La littérature sous caféine


mercredi 23 février 2022

Stigmatisation des "femmes de mauvaise vie" (Lectures connexes (9))

Dans son beau livre « Vilaines filles » (Anne Carrière, 2020), à la fois récit, document et essai féministe à propos des travailleuses du sexe, Pauline Verduzier montre que le sujet souffre d’une polarisation qui interdit les discours nuancés : soit on décrit la prostitution comme une activité condamnable, soit on la brandit comme un acte de liberté. Mais si l’on sort de l’alternative misérabilisme / éloge, on prend le risque de ne pas être entendu, ou d’être accusé de faire le jeu de la prostitution. Or, cela renvoie dans l’ombre l’existence de toutes ces femmes qui, plus ou moins volontairement, rejettent « l’injonction à la respectabilité » en devenant travailleuses du sexe. Ceux qui détournent le regard de cette réalité contribuent à fragiliser davantage encore la situation sociale des TDS. Le personnage de ma Viveuse s’inscrit dans ce champ-là : ni victime ni championne, elle connaît une phase où, se cherchant, elle évolue dans des eaux troubles mais formatrices.

mardi 22 février 2022

De la démocratisation de l’assistance sexuelle (« La Viveuse », lectures connexes (8))

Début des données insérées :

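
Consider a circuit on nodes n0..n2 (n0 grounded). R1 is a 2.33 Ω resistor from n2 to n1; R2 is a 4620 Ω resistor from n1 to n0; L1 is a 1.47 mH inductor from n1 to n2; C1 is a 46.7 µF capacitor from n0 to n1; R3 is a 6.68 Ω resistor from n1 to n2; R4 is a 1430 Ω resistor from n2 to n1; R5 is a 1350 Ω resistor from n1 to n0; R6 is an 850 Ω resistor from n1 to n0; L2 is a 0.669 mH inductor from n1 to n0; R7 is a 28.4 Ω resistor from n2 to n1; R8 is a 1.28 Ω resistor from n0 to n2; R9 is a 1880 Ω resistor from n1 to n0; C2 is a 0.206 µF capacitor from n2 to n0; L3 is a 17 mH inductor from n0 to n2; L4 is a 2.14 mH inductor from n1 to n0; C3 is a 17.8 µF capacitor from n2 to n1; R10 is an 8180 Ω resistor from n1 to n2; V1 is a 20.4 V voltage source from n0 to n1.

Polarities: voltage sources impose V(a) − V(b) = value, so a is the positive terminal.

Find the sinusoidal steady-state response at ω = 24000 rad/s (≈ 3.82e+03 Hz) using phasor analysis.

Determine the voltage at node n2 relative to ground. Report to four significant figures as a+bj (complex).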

Dans un article vigoureux publié dans Transfuge, Arnaud Viviant a récemment écrit que le beau roman de Chloé Saffy, « A fleur de chair » (La Musardine, …), signait une démocratisation du SM dans le sens où celui-ci relevait désormais de la performance bien plus que de la cruauté. L’auteure prend ici le temps de mettre en scène un monde qui s’ouvre aux prises de parole, aux entraînements physiques, aux inversions de rôles, autant de choses qui contribuent à rendre le SM accessible, en dépit de pratiques qui ne cèdent rien de leur radicalité.

Cette démocratisation du SM me paraît s’inscrire dans un phénomène plus vaste de démocratisation tous azimuts. Un peu partout, des domaines auparavant réservés à des spécialistes s’ouvrent à l’ensemble de la population par le miracle d’une information plus fluide et plus hétéroclite, par la multiplication des forums et des tutoriels – les arts, la politique, la mécanique… Il n’y a pas de raison que la sexualité y échappe.

Dans ces conditions, puisque des pratiques auparavant jugées sulfureuses se banalisent, l’assistance sexuelle devrait bénéficier de ce mouvement. Encore en partie méconnue, suscitant de nombreuses levées de bouclier – la plupart du temps au nom de la condamnation de toute marchandisation du corps –, celle-ci me semble ainsi promise à un bel avenir.

vendredi 18 février 2022

Régine Deforges la sulfureuse (Livres connexes (7))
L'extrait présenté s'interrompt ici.